要想自己阿妹過得好,做阿兄的自然要替她細心打算。
「既然你們二人兩情相悅,待你和離後,倒是可以嫁給他,那阿翁阿耶那裡,我還得寫信回去告訴他們,得幫這位太子打開京中局面才行。不然屆時他若勢敗,反而還會連累你……」
本以為是反王,結果居然是有密旨有軍符的真太子。
涉及到寶嫣,這場奪嫡之爭蘇家不可避免地也要加入進來。
蘇鳳璘偷瞄寶嫣的小腹,「還有你肚裡的孩子,雖然他姓晏,但只要你與晏子淵和離,孩子可以留在蘇家給我們自己養……」
「他不姓晏。」
寶嫣柔柔打斷他,蘇鳳璘從妹妹口中聽到她說:「他不是晏子淵的子嗣。」
「是我與那個人的,晏子淵他受了傷,那裡不能人道,才迫使我和陸道蓮圓房。」
就在蘇鳳璘震驚得不能再震驚時,寶嫣的話遠遠沒有結束,「他二人之所以長得幾乎一模一樣,是因為他二人是親兄弟。」
蘇鳳璘:「……」
房門外,不遠處,去處理安排事務的陸道蓮剛剛走到柱子旁,隔著門窗,就聽裡頭的人柔聲細語的寬慰嚇傻了的兄長,「阿兄,你有沒有事?這些話,我只同你說……」
「眼下我雖想同晏子淵和離,可是,也沒有想立即嫁給他人,若是離開北地,我想回南地去見阿母。」
寶嫣心中思念最深的便是羅氏,陸道蓮從她口中仿佛已經感受到她的迫不及待和歸心似箭了。
「阿兄,阿兄?」蘇鳳璘樣子痴痴呆呆,如同還未從寶嫣吐露的驚天秘聞中醒神。
而陸道蓮的身影則在此時緩緩出現。
寶嫣一見他來,便收了聲音,同時暗想,希望方才她和蘇鳳璘說的話陸道蓮沒有聽見。
可陸道蓮一出現便凝在她臉上,寶嫣被他看得忍不住羞澀,只能扯著蘇鳳璘的衣袖,讓他快些回神。

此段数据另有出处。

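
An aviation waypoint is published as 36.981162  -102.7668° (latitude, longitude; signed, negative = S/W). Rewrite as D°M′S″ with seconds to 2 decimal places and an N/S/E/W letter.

36°58′52.18″ N, 102°46′0.48″ W

φ: whole degrees 36; 58.86972′ → 58′ and 52.1832″
Longitude is negative → W; |value| = 102.766800
Longitude: whole degrees 102; 46.00800′ → 46′ and 0.4800″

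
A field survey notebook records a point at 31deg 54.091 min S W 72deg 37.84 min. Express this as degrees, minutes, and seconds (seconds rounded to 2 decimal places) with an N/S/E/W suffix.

31°54′5.46″ S, 72°37′50.40″ W

Lat: 54.09100′ → 54′ and 0.09100 × 60 = 5.4600″
λ: 37.84000′ → 37′ and 0.84000 × 60 = 50.4000″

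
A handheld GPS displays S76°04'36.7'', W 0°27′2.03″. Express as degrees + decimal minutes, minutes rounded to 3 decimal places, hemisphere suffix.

Lat: 4 + 36.7/60 = 4.61167′
λ: 27 + 2.03/60 = 27.03383′

76° 4.612′ S, 0° 27.034′ W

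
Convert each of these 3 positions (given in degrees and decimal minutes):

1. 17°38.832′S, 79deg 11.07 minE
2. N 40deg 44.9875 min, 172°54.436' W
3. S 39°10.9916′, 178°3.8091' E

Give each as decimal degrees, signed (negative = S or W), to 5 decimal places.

1. -17.64720, 79.18450
2. 40.74979, -172.90727
3. -39.18319, 178.06349

Point 1:
  φ: 38.832′ = 0.647200°; total 17.647200
  S ⇒ negate
  Lon: 11.07′ = 0.184500°; total 79.184500
  E → positive
Point 2:
  φ: 40 + 44.9875/60 = 40.749792
  N ⇒ keep positive
  Longitude: 54.436′ = 0.907267°; total 172.907267
  hemisphere W, so the sign is −
Point 3:
  φ: 39 + 10.9916/60 = 39.183193
  hemisphere S, so the sign is −
  λ: 3.8091′ = 0.063485°; total 178.063485
  E ⇒ keep positive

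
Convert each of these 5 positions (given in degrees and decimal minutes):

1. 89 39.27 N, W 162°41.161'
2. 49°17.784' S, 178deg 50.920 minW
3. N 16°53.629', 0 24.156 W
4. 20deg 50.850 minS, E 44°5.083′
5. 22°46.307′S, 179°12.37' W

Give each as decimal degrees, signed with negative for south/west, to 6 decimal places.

Point 1:
  Lat: 89 + 39.27/60 = 89.6545000
  N → positive
  Lon: 162 + 41.161/60 = 162.6860167
  W ⇒ negate
Point 2:
  φ: 49 + 17.784/60 = 49.2964000
  S ⇒ negate
  Lon: 50.92′ = 0.848667°; total 178.8486667
  hemisphere W, so the sign is −
Point 3:
  Lat: 53.629′ = 0.893817°; total 16.8938167
  N ⇒ keep positive
  Longitude: 24.156′ = 0.402600°; total 0.4026000
  W ⇒ negate
Point 4:
  φ: 20 + 50.85/60 = 20.8475000
  S ⇒ negate
  Longitude: 5.083′ = 0.084717°; total 44.0847167
  E → positive
Point 5:
  Latitude: 22 + 46.307/60 = 22.7717833
  hemisphere S, so the sign is −
  λ: 179 + 12.37/60 = 179.2061667
  W → negative

1. 89.654500, -162.686017
2. -49.296400, -178.848667
3. 16.893817, -0.402600
4. -20.847500, 44.084717
5. -22.771783, -179.206167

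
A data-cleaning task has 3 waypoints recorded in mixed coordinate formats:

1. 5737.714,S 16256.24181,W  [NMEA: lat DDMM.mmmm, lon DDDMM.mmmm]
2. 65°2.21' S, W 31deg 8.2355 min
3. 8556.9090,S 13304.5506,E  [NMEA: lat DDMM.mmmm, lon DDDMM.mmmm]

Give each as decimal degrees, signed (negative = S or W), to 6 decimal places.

1. -57.628567, -162.937364
2. -65.036833, -31.137258
3. -85.948483, 133.075843

Point 1:
  Lat: split at 2 digits → 57° and 37.714′; 57 + 37.714/60 = 57.6285667
  hemisphere S, so the sign is −
  Longitude: degrees = first 3 digits = 162, minutes = 56.24181; 162 + 56.24181/60 = 162.9373635
  hemisphere W, so the sign is −
Point 2:
  Latitude: 2.21′ = 0.036833°; total 65.0368333
  S ⇒ negate
  Longitude: 31 + 8.2355/60 = 31.1372583
  W ⇒ negate
Point 3:
  Lat: split at 2 digits → 85° and 56.909′; 85 + 56.909/60 = 85.9484833
  S → negative
  Longitude: degrees = first 3 digits = 133, minutes = 4.5506; 133 + 4.5506/60 = 133.0758433
  E ⇒ keep positive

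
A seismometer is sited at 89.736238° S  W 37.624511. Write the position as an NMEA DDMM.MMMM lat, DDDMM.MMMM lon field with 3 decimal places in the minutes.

8944.174,S / 03737.471,W

φ: minutes = (89.736238 − 89) × 60 = 44.17428
Longitude: minutes = (37.624511 − 37) × 60 = 37.47066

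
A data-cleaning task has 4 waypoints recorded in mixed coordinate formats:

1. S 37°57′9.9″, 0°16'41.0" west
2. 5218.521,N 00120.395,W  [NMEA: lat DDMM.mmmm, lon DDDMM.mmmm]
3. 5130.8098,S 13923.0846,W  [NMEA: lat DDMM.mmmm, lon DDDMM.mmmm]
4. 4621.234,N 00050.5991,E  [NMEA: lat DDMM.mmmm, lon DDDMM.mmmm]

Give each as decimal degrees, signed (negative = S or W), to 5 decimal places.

1. -37.95275, -0.27806
2. 52.30868, -1.33992
3. -51.51350, -139.38474
4. 46.35390, 0.84332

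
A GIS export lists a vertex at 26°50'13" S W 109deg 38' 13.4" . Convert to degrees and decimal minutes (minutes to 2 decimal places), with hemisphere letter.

φ: 50 + 13/60 = 50.2167′
Longitude: 38 + 13.4/60 = 38.2233′

26° 50.22′ S, 109° 38.22′ W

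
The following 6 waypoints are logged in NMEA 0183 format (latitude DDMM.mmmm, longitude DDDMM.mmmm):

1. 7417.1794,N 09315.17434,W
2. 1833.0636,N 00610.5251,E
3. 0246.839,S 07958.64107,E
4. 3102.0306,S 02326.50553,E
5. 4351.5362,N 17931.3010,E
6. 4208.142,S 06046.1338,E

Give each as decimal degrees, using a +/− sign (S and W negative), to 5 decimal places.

Point 1:
  Latitude: degrees = first 2 digits = 74, minutes = 17.1794; 74 + 17.1794/60 = 74.286323
  N → positive
  λ: degrees = first 3 digits = 93, minutes = 15.17434; 93 + 15.17434/60 = 93.252906
  W → negative
Point 2:
  φ: degrees = first 2 digits = 18, minutes = 33.0636; 18 + 33.0636/60 = 18.551060
  N → positive
  λ: degrees = first 3 digits = 6, minutes = 10.5251; 6 + 10.5251/60 = 6.175418
  E ⇒ keep positive
Point 3:
  Latitude: degrees = first 2 digits = 2, minutes = 46.839; 2 + 46.839/60 = 2.780650
  S → negative
  Lon: degrees = first 3 digits = 79, minutes = 58.64107; 79 + 58.64107/60 = 79.977351
  E ⇒ keep positive
Point 4:
  Latitude: degrees = first 2 digits = 31, minutes = 2.0306; 31 + 2.0306/60 = 31.033843
  hemisphere S, so the sign is −
  Longitude: degrees = first 3 digits = 23, minutes = 26.50553; 23 + 26.50553/60 = 23.441759
  E ⇒ keep positive
Point 5:
  φ: split at 2 digits → 43° and 51.5362′; 43 + 51.5362/60 = 43.858937
  N → positive
  Longitude: degrees = first 3 digits = 179, minutes = 31.301; 179 + 31.301/60 = 179.521683
  E → positive
Point 6:
  Latitude: split at 2 digits → 42° and 8.142′; 42 + 8.142/60 = 42.135700
  S ⇒ negate
  λ: degrees = first 3 digits = 60, minutes = 46.1338; 60 + 46.1338/60 = 60.768897
  E → positive

1. 74.28632, -93.25291
2. 18.55106, 6.17542
3. -2.78065, 79.97735
4. -31.03384, 23.44176
5. 43.85894, 179.52168
6. -42.13570, 60.76890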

「阿兄,他來了。」寶嫣輕輕提醒,還是未能逃脫陸道蓮的耳朵。
他以為,他回來迎接他的定然是寶嫣的芳心,可這芳心怎麼有些不對。
什麼叫不想立即嫁給他人?
她是飛出籠子裡的鳥,翅膀大了,想離開他?
蘇鳳璘腦子好似一團漿糊,他好不容易清醒一些,轉身看到那位尊貴的太子的身影后,登時一下又迷糊了。
情不自禁想起寶嫣說的,這這,晏子淵竟然那方面不能人道。
這位太子,他竟然染指弟妹,這兄弟二人果然不是什麼好東西。
原以為是兩情相悅,看來其中還是存在許多貓膩。
陸道蓮到底是不是阿妹的良人,還需再考察一番。